New York Times best-selling author Jane Green exposes Scots flat scammer

Jane Green forked out nearly £4,000 to a fraudster in a desperate bid to secure a flat in St Andrews for her student son.

New York Times best-selling author Jane Green traps ‘serial’ Scots flat scammer into revealing his identity Getty Images

A New York Times best-selling author has trapped a scammer who swindled her out of thousands for her son’s accommodation into revealing his identity.

Jane Green, who has written 18 novels including The Beach House and The Sunshine Sisters, forked out nearly £4,000 in a desperate bid to secure a flat for her student son amid a “terrible” housing shortage in St Andrews.

The pair found a flat advertised on Facebook and spoke to a man purporting to be the landlord on the phone. He told them he had chosen them out of 54 applications and would require a deposit of £2,250 that day, which Jane paid via bank transfer.

The man, who called himself Cameron Scott, phoned back to say he had “made a mistake” and would require the first month’s rent in addition, bringing the total to nearly £4,000.

Jane, who lives in Connecticut in the U.S., sensed something was “not quite right” but was afraid they might not be able to find another flat for her son.

In a video posted online, she said: “He was so charming and so lovely. He told me how respectful my son was.

“He later told me he made a mistake and he needed the first month’s rent as well.
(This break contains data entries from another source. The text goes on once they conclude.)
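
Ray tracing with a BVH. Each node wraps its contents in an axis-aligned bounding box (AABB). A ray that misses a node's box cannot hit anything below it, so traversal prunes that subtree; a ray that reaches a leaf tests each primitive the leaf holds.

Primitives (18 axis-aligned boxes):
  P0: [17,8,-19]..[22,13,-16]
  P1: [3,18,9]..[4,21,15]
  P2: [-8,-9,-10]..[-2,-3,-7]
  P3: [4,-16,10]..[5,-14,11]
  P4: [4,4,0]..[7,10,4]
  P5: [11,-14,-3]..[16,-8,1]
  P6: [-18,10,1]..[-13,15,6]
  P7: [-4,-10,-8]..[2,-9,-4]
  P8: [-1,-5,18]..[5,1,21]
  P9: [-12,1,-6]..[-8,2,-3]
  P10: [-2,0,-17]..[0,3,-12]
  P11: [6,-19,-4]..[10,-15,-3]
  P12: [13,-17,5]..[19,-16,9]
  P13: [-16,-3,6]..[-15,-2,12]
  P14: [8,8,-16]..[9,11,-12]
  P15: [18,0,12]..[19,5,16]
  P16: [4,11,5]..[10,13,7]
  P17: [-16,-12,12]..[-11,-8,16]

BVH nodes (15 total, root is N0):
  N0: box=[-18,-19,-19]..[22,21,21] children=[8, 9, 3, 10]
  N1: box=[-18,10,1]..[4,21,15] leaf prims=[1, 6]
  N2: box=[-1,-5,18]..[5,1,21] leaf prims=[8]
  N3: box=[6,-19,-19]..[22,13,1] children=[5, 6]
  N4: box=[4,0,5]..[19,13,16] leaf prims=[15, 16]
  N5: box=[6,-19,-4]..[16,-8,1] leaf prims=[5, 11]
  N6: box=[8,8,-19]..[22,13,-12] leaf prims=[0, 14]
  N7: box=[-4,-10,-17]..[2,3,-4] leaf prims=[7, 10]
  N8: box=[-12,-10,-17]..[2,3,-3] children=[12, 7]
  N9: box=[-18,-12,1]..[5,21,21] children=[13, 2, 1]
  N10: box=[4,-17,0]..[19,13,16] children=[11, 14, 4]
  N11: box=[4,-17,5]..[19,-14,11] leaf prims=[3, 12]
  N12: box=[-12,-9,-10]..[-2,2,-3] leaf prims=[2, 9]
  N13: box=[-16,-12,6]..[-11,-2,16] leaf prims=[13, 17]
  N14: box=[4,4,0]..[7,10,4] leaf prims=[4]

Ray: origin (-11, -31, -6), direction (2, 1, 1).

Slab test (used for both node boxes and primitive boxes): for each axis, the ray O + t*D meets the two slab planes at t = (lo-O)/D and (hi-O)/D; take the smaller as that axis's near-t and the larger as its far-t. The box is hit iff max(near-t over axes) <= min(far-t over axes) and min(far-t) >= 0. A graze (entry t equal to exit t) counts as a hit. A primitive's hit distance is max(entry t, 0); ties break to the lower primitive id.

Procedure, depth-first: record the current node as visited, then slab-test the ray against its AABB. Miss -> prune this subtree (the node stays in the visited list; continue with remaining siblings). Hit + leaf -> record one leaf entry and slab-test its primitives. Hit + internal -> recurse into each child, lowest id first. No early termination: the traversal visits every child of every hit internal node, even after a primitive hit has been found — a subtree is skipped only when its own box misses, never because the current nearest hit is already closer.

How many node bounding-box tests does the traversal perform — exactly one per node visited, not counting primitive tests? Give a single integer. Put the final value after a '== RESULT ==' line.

Trace the traversal:
N0 x:[-7/2,33/2] y:[12,52] z:[-13,27] -> hit [12,33/2], descend [3, 8, 9, 10]
  N3 x:[17/2,33/2] y:[12,44] z:[-13,7] -> miss, prune
  N8 x:[-1/2,13/2] y:[21,34] z:[-11,3] -> miss, prune
  N9 x:[-7/2,8] y:[19,52] z:[7,27] -> miss, prune
  N10 x:[15/2,15] y:[14,44] z:[6,22] -> hit [14,15], descend [4, 11, 14]
    N4 x:[15/2,15] y:[31,44] z:[11,22] -> miss, prune
    N11 x:[15/2,15] y:[14,17] z:[11,17] -> hit [14,15] leaf, test {P3(miss), P12@t=14}
    N14 x:[15/2,9] y:[35,41] z:[6,10] -> miss, prune

Visited [0, 3, 8, 9, 10, 4, 11, 14]. Tests: 8 box, 1 leaf. Nearest: P12.

== RESULT ==
8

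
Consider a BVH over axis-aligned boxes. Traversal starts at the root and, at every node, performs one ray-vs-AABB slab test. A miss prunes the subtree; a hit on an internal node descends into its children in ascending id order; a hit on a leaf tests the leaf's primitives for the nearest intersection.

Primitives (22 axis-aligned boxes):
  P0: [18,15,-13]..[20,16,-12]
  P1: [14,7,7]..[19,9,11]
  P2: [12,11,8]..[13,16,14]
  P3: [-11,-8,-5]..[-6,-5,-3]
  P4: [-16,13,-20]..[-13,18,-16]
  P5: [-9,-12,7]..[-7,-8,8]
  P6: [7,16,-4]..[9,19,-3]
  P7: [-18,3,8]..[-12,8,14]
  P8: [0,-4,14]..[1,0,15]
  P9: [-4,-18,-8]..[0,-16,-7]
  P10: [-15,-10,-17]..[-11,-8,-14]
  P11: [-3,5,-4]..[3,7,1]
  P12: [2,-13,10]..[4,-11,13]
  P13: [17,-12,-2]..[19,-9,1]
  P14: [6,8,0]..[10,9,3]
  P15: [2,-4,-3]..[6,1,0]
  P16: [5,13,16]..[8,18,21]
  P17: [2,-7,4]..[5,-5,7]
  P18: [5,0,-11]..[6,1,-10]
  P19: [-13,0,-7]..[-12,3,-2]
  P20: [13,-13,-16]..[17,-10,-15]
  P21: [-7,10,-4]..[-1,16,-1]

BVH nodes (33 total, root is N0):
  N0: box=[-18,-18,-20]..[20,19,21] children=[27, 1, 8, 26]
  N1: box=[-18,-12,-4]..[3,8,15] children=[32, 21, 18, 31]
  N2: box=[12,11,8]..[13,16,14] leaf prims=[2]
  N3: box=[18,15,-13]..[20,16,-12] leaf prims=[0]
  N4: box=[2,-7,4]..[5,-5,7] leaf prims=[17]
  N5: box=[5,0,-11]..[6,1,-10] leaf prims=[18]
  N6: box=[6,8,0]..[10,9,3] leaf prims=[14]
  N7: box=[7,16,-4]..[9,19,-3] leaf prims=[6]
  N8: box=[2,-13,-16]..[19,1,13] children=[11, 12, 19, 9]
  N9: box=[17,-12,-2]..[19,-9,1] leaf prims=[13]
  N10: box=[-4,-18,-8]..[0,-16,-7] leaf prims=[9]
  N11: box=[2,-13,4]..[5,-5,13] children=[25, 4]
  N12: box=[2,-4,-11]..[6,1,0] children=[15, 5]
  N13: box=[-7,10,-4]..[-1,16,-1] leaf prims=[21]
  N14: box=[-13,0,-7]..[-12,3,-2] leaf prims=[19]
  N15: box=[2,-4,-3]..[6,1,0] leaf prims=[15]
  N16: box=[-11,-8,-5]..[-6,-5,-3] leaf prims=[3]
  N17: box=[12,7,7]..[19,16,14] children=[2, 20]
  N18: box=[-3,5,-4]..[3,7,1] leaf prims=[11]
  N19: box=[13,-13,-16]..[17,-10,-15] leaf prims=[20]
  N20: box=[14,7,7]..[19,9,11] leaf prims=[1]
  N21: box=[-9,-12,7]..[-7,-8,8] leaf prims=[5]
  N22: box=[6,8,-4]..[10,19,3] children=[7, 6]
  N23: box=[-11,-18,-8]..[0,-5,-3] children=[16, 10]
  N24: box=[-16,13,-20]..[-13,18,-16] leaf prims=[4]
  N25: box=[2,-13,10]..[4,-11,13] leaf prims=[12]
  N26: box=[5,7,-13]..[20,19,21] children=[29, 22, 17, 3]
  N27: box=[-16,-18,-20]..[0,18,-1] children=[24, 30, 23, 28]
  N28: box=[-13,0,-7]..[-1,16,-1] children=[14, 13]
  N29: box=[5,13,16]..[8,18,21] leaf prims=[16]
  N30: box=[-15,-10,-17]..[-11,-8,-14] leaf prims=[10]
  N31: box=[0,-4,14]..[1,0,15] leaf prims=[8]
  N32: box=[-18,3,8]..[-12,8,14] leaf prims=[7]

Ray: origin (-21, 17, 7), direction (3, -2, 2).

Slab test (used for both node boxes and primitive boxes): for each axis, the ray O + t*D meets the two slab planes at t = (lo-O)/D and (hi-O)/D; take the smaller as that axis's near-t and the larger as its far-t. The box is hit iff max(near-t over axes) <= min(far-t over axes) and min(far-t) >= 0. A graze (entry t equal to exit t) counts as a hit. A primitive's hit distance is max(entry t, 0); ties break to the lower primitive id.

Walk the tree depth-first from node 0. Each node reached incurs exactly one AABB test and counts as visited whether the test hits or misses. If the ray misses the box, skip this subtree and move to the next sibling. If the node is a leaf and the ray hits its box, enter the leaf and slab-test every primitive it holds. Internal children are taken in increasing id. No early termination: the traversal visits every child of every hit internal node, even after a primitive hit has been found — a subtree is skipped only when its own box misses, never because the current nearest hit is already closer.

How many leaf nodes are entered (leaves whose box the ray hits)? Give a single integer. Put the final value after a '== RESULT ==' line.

Trace the traversal:
N0 x:[1,41/3] y:[-1,35/2] z:[-27/2,7] -> hit [1,7], descend [1, 8, 26, 27]
  N1 x:[1,8] y:[9/2,29/2] z:[-11/2,4] -> miss, prune
  N8 x:[23/3,40/3] y:[8,15] z:[-23/2,3] -> miss, prune
  N26 x:[26/3,41/3] y:[-1,5] z:[-10,7] -> miss, prune
  N27 x:[5/3,7] y:[-1/2,35/2] z:[-27/2,-4] -> miss, prune

5 AABB tests over nodes [0, 1, 8, 26, 27]; 0 leaves entered; closest miss.

== RESULT ==
0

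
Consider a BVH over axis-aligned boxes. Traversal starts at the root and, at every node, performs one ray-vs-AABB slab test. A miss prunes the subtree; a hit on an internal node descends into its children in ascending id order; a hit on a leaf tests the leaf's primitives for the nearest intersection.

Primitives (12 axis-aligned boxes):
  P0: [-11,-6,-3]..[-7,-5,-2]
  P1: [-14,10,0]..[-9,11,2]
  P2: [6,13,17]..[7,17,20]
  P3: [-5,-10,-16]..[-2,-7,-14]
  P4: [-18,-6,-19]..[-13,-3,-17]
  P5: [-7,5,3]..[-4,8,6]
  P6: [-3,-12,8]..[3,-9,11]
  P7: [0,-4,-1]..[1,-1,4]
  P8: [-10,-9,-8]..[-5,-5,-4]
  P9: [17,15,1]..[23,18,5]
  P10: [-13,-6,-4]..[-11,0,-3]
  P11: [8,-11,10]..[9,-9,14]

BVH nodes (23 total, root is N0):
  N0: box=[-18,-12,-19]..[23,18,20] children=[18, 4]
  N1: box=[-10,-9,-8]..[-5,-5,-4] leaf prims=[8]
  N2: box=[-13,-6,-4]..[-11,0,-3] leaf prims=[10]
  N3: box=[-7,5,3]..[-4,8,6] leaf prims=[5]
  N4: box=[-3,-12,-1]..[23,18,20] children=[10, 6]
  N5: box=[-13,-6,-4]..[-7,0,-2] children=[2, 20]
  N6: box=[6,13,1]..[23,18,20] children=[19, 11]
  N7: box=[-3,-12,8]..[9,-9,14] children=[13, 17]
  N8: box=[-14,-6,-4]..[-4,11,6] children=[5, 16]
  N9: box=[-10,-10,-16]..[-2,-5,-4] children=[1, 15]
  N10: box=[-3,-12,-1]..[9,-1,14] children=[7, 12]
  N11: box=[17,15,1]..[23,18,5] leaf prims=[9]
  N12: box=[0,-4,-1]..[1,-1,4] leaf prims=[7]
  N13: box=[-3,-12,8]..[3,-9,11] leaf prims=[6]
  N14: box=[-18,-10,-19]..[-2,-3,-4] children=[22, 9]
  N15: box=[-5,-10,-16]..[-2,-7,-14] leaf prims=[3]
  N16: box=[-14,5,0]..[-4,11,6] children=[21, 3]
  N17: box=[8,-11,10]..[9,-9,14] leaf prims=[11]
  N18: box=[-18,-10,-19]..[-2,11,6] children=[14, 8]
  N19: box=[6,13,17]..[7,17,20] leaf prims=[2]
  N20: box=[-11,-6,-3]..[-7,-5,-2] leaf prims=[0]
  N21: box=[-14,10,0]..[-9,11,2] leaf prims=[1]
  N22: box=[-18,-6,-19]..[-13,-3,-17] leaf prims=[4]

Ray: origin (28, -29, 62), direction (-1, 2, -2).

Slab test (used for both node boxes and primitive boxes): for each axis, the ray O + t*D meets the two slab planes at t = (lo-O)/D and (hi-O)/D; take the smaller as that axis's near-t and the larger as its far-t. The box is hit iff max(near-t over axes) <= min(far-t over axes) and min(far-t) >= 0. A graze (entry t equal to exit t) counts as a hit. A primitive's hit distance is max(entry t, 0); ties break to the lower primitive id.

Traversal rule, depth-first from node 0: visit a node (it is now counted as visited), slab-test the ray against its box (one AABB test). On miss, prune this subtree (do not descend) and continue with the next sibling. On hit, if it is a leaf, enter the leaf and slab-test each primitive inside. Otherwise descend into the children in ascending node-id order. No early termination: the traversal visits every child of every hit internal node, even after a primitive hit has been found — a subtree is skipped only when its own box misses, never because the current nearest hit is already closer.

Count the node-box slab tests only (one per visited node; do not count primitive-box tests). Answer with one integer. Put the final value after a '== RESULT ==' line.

Traverse from the root:
N0 x:[5,46] y:[17/2,47/2] z:[21,81/2] -> hit [21,47/2], descend [4, 18]
  N4 x:[5,31] y:[17/2,47/2] z:[21,63/2] -> hit [21,47/2], descend [6, 10]
    N6 x:[5,22] y:[21,47/2] z:[21,61/2] -> hit [21,22], descend [11, 19]
      N11 x:[5,11] y:[22,47/2] z:[57/2,61/2] -> miss, prune
      N19 x:[21,22] y:[21,23] z:[21,45/2] -> hit [21,22] leaf, test {P2@t=21}
    N10 x:[19,31] y:[17/2,14] z:[24,63/2] -> miss, prune
  N18 x:[30,46] y:[19/2,20] z:[28,81/2] -> miss, prune

order=[0, 4, 6, 11, 19, 10, 18]  |boxes|=7  |leaves|=1  hit=P2

== RESULT ==
7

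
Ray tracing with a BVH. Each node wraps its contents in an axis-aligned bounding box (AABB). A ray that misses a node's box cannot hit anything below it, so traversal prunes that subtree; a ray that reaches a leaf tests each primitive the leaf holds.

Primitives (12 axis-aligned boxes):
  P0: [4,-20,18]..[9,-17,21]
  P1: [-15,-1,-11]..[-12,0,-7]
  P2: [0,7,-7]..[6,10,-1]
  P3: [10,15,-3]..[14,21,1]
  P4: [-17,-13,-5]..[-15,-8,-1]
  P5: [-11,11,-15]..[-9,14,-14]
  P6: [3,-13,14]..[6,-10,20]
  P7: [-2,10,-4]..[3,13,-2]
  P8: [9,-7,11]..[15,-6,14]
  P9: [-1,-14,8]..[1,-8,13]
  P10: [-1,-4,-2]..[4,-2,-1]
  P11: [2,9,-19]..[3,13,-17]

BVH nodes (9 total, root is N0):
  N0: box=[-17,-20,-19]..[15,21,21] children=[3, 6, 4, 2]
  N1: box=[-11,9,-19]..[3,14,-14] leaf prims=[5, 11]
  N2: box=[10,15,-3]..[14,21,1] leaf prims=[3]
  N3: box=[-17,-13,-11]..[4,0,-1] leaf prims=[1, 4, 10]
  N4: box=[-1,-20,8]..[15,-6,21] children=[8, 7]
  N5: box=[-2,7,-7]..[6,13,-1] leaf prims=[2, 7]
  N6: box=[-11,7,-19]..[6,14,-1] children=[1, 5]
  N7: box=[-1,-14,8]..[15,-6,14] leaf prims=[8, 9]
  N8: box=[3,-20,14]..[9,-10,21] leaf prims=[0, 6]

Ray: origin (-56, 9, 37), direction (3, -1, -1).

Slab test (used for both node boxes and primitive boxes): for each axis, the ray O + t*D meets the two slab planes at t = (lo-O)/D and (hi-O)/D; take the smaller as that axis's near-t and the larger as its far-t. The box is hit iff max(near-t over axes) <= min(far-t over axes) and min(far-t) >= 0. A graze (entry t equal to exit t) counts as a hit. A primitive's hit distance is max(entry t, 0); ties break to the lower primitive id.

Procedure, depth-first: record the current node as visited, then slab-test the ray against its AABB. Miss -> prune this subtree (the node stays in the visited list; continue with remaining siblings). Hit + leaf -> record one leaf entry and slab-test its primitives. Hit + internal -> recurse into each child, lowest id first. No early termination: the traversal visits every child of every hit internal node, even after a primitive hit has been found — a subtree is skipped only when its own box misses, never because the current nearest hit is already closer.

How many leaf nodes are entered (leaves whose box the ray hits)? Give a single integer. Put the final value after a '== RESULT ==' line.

Trace the traversal:
N0 x:[13,71/3] y:[-12,29] z:[16,56] -> hit [16,71/3], descend [2, 3, 4, 6]
  N2 x:[22,70/3] y:[-12,-6] z:[36,40] -> miss, prune
  N3 x:[13,20] y:[9,22] z:[38,48] -> miss, prune
  N4 x:[55/3,71/3] y:[15,29] z:[16,29] -> hit [55/3,71/3], descend [7, 8]
    N7 x:[55/3,71/3] y:[15,23] z:[23,29] -> hit [23,23] leaf, test {P8(miss), P9(miss)}
    N8 x:[59/3,65/3] y:[19,29] z:[16,23] -> hit [59/3,65/3] leaf, test {P0(miss), P6@t=59/3}
  N6 x:[15,62/3] y:[-5,2] z:[38,56] -> miss, prune

Summary -> nodes [0, 2, 3, 4, 7, 8, 6]; box-tests=7; leaf-entries=2; first=P6

== RESULT ==
2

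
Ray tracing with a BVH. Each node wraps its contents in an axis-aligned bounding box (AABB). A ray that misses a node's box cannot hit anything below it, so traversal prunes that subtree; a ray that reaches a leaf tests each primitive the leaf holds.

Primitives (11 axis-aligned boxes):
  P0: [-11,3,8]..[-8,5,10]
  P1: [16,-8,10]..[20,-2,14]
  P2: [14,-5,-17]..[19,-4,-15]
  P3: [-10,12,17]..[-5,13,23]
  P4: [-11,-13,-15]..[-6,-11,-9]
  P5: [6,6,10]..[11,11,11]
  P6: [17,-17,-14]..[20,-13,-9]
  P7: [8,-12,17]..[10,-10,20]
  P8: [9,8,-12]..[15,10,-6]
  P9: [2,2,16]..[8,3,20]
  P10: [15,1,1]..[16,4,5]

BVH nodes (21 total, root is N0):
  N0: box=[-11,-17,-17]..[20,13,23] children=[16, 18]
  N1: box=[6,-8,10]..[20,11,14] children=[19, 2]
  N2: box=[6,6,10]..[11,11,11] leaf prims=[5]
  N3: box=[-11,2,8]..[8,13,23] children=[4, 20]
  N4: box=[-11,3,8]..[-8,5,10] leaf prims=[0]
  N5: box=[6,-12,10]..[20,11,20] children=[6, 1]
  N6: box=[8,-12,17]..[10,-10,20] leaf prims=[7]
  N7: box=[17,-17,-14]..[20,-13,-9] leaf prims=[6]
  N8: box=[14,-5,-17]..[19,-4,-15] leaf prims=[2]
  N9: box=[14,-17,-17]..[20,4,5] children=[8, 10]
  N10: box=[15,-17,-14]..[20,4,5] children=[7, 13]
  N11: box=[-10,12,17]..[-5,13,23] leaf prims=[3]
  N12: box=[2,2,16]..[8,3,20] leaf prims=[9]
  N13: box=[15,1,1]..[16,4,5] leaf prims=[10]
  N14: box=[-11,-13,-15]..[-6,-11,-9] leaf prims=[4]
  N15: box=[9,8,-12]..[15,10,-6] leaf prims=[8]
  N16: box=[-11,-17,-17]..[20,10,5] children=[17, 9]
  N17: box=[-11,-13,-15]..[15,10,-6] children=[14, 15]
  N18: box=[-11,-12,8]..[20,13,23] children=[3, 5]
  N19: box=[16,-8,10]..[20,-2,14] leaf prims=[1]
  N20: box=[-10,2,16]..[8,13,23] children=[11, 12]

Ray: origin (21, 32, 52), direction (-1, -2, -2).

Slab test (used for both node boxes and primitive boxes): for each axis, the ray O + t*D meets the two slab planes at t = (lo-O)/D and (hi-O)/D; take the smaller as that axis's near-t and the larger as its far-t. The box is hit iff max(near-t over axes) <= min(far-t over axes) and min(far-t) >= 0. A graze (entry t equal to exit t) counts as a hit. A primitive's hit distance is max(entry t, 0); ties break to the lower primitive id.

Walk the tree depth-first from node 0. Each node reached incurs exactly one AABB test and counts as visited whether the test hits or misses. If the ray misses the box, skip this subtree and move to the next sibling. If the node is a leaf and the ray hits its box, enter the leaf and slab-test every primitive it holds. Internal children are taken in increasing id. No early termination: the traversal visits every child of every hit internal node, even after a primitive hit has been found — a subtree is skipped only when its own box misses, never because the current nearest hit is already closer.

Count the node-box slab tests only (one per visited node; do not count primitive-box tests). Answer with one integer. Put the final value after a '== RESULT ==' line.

Walk:
N0 x:[1,32] y:[19/2,49/2] z:[29/2,69/2] -> hit [29/2,49/2], descend [16, 18]
  N16 x:[1,32] y:[11,49/2] z:[47/2,69/2] -> hit [47/2,49/2], descend [9, 17]
    N9 x:[1,7] y:[14,49/2] z:[47/2,69/2] -> miss, prune
    N17 x:[6,32] y:[11,45/2] z:[29,67/2] -> miss, prune
  N18 x:[1,32] y:[19/2,22] z:[29/2,22] -> hit [29/2,22], descend [3, 5]
    N3 x:[13,32] y:[19/2,15] z:[29/2,22] -> hit [29/2,15], descend [4, 20]
      N4 x:[29,32] y:[27/2,29/2] z:[21,22] -> miss, prune
      N20 x:[13,31] y:[19/2,15] z:[29/2,18] -> hit [29/2,15], descend [11, 12]
        N11 x:[26,31] y:[19/2,10] z:[29/2,35/2] -> miss, prune
        N12 x:[13,19] y:[29/2,15] z:[16,18] -> miss, prune
    N5 x:[1,15] y:[21/2,22] z:[16,21] -> miss, prune

Summary -> nodes [0, 16, 9, 17, 18, 3, 4, 20, 11, 12, 5]; box-tests=11; leaf-entries=0; first=miss

== RESULT ==
11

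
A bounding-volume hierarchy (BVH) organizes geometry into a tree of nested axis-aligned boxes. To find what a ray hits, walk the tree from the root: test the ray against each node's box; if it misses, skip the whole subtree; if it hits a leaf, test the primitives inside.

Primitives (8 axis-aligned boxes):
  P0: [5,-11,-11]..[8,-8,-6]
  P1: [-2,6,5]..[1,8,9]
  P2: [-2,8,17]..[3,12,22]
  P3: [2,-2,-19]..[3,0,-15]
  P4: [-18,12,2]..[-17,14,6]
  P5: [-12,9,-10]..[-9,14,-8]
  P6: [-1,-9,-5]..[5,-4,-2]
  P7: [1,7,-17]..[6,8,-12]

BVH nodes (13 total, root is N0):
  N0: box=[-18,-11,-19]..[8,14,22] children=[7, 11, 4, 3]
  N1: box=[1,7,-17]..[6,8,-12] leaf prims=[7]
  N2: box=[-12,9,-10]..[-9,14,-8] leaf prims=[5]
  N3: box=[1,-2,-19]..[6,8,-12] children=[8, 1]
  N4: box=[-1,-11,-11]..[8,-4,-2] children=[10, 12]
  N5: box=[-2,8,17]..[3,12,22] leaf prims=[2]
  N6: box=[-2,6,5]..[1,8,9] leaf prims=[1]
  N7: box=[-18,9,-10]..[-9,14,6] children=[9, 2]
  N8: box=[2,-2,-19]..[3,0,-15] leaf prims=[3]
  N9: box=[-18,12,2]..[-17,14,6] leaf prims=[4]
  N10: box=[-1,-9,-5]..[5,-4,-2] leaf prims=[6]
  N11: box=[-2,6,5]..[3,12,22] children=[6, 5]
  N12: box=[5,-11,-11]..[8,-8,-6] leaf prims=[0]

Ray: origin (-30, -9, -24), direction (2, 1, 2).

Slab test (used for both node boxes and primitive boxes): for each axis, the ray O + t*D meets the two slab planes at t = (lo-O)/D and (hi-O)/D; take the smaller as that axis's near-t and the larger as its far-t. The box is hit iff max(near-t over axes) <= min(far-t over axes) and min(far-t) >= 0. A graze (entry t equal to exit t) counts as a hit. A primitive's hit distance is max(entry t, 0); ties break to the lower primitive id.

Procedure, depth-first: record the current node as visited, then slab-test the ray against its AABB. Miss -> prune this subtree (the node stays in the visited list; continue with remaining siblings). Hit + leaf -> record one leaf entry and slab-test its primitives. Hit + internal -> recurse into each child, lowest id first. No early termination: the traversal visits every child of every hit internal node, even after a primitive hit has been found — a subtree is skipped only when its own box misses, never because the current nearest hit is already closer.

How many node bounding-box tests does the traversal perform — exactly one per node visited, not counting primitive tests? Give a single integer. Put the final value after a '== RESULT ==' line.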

“Instead of stopping to do my research, I kicked it to my husband who said it seemed a bit weird. Instead of taking time slowing down, I said ‘can we just get this done?'”

Jane later began to do some research into the companies Cameron had said he was affiliated with and discovered that they did not exist.

In a bid to find out his true identity, Jane convinced him to video call with her ahead of transferring him a further £500 to make up the full sum for the months’ rent.

She then screenshotted images of his face and shared them with her 160,000 followers on social media.

The author said eight people got in touch to say they recognised him or had been scammed by him previously.

“I know there are others who have lost the same amount if not more. I hope he is feeling sick right now because we know who he is,” she said.

“I told him on the call ‘Look, here’s the deal; I understand the money is gone and that there is no flat. But how big is this scam?’. Then, the phone goes down.”

She added: “I hope we get some of the money back. The bigger concern for us is my son has nowhere to live this year so not sure what we’ll do about that.

“But the delight in this idiot picking up the video call – I shall enjoy that for the rest of my life.”

The Chartered Trading Standards Institute (CTSI) has urged the public to be vigilant amid housing scams on social media platforms.

CTSI lead officer for scams doorstep crime and consumer vulnerability, Katherine Hart, said: “Opportunistic scammers relentlessly exploit individuals’ personal circumstances whenever a chance arises, which means anyone can fall victim to a scam.”

John Herriman, chief executive of CTSI, thanked Jane Green for coming forward to share her story in the hope that it prevents others from falling victim to the same unscrupulous scams. 

He said: “Online scammers are very skilled at making their ruse seem real and playing to consumers needs. In this example, the scammer prayed on Jane’s desperation caused by needing to find accommodation for her son to rush her into making a decision.

“Key things to remember when looking for properties using online platforms are: review, research and never rush. CTSI urge online platforms to be hyper-vigilant to the presence of scammers on their sites and to pursue action swiftly to protect consumers when notified of these issues.

“As ever, we encourage consumers to remember that there nothing to be embarrassed about if they think they have been a victim of a scam. It’s important to report it as soon as possible so Trading Standards can provide you with the help and support that you need.

“Jane impressively managed to uncover the identity of her scammer by taking to social media to talk about her experience. It is important to share your experiences if you do fall victim to a scam. Silence only ever benefits the scammer.”

Warning issued over Facebook scamsGetty Images

Tips for protecting yourself from scammers

·   Always look at reviews, verified reviews are a good indicator of a reputable seller

·   Do some research into the landlord/business before engaging with them

·   Don’t be rushed into making a decision and handing over money

·   Opt for using protected payment schemes such as credit cards, debit cards and the likes of PayPal, Klarna etc, which provide added protection and recourse to reclaim funds if something goes wrong

·   If you are a victim of a scam on Facebook, make sure you report it to the platform as they have a responsibility to look into it”

To report scams, call Advice Direct Scotland on 0808 800 9060.